Question: Why is it that when you are flying over the Midwest, you’ll see an endless rectangular array of roads neatly arranged in a grid, but every so often, one of the north-south roads will jog just a bit eastward or westward before resuming its northerly (or southerly) course?
A) In the mid-nineteenth century, many states established their own departments of land management, each of which began their surveying at different points. The techniques of surveying were not as accurate as they are now, and when one southerly section line didn’t quite met up with another running northward, the two teams ignored the discrepancy, and joined along an East-West line.
B) because the earth isn’t flat
C) This is in fact an illusion. The vast majority of rural intersections throughout the Great Plains do not, in fact, meet at right angles, nor at neat four-way corners. We see only a rough peripheral image of many squares at a distance and our brains ‘arrange’ and integrate this information into a more orderly image, which is easier to remember.
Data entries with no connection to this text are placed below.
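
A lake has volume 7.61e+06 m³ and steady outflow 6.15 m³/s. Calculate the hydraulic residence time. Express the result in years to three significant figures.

0.0392 yr

Q = 6.15 m³/s × 3.156e+07 s/yr = 1.941e+08 m³/yr.
Hydraulic residence time τ = V/Q = 7.61e+06/1.941e+08 = 0.03921 yr.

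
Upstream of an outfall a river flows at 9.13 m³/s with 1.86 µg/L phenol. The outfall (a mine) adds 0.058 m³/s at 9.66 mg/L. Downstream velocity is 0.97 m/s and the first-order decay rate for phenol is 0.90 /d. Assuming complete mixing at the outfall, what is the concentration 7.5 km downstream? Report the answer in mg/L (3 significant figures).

0.0580 mg/L

1.86 µg/L = 0.00186 mg/L.
After complete mixing, C₀ = (0.058·9.66 + 9.13·0.00186) / 9.188 = 0.06283 mg/L.
Travel time t = 7500 m / 0.97 m/s = 7732 s = 0.08949 d.
C = 0.06283·exp(−0.90·0.08949) = 0.06283·0.9226 = 0.05797 mg/L.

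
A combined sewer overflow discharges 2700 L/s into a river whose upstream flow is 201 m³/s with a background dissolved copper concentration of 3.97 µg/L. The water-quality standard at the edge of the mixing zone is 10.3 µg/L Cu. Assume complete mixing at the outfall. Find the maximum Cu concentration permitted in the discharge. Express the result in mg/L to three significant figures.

0.482 mg/L

2700 L/s = 2.7 m³/s.
3.97 µg/L = 0.00397 mg/L.
10.3 µg/L = 0.0103 mg/L.
Mass balance: 0.0103·203.7 = 2.7·Cₑ + 201·0.00397.
Cₑ = (2.098 − 0.798) / 2.7 = 0.4815 mg/L.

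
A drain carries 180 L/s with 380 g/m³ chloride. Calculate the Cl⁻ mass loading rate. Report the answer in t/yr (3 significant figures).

180 L/s = 0.18 m³/s.
Mass flux = Q·C = 0.18 m³/s × 380 g/m³ = 68.4 g/s.
= 68.4 g/s × 31.56 = 2159 t/yr.

2160 t/yr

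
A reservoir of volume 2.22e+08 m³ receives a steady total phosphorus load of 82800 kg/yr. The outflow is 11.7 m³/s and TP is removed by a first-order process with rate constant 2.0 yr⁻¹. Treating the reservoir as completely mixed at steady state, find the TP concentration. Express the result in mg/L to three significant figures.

0.102 mg/L

Outflow Q = 11.7 m³/s × 3.156e+07 s/yr = 3.692e+08 m³/yr.
Steady-state CSTR mass balance: W = Q·C + k·V·C, so C = W/(Q + kV).
Q + kV = 3.692e+08 + 2.0·2.22e+08 = 8.132e+08 m³/yr.
C = 82800/8.132e+08 = 0.0001018 kg/m³ = 0.1018 mg/L.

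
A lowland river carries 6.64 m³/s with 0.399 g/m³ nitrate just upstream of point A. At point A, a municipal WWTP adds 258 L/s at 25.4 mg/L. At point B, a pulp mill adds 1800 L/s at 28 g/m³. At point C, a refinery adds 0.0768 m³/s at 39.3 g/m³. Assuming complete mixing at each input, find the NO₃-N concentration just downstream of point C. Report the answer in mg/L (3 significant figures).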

It is the same sort of thing that makes a ‘vector’ graphic take up far less space than a raw ‘bitmap’. Our brains work the same way. Such ‘jogging intersection’ exceptions that we may sometimes notice are actually more the rule.
D) It means that there was probably an obstruction at that point, such as a stand of trees or a lake, which was simply sidestepped when the road was first built, or possibly you are seeing a state boundary that does not fall on a township line.
Answer: It’s choice B, and it’s really because the Earth isn’t flat, as dumb as that sounds. First, we need to learn a little history. Up until about the time of the Revolutionary War, when land was parceled out, sold, or granted, its dimensions were described by a system of ‘metes and bounds’ still recently in existence in many states east of the Appalachian Mountains (as well as in Texas). This method begins with a known landmark, and then follows a line according to either a magnetic bearing, the course of a stream, or the track of an ancient highway. As you might expect, this plan has resulted in endless confusion and litigation. As almost any air traveler has noticed with the most casual glance out the window, most of the rest of the country westward of the Appalachians is arranged in a considerably more orderly fashion, as evidenced by patchworks of cultivated fields and the orderly arrangement of parallel and perpendicular country roads which, when they meet, do so at right angles.
This system began with the Land Ordinances of Congress in 1785 (and 1787) which set forth how the Northwest Territory was to be surveyed and established a huge rectangular network of reference lines. Known as the Rectangular System, all its distances and bearings are measured from two primary reference lines which are at right angles to each other. These are the so-called principal meridians, running North and South, and the base lines which run East and West. Starting at the principal meridian and parallel to it at intervals of six miles both eastward and westward are additional north-south ‘range’ lines. Likewise, starting at the base line and parallel to it at six mile intervals are east-west lines designated as township lines. The crossing of these township and range lines form square ‘townships’ (as you might guess) which are each supposed to be six miles square. Each one is 36 square miles, each of which is called a ‘section’ and in turn contains 640 acres of land. Because of the inescapable fact that meridians of longitude converge towards the poles, the actual width of each township along the township line at its northern border is just a smidge less than its southerly width, and it was decided that a correction would be made, every four rows of townships northward of the base line, at which point the six-mile wide townships would be reestablished as if nothing had changed. These jogs that you may see anywhere between Pittsburgh and Denver are indeed such ‘correction lines’ although their abrupt changes of direction may sometimes be smoothed into gentler curves for today’s traffic. The amount of such a sideways jog will increase with latitude. At 30 degrees North, it would only be about 386 feet. At 45 degrees North, it becomes 545 feet. At 60 degrees North, it would be 667 feet (although that’s a tad academic considering the northward extent of the continental US).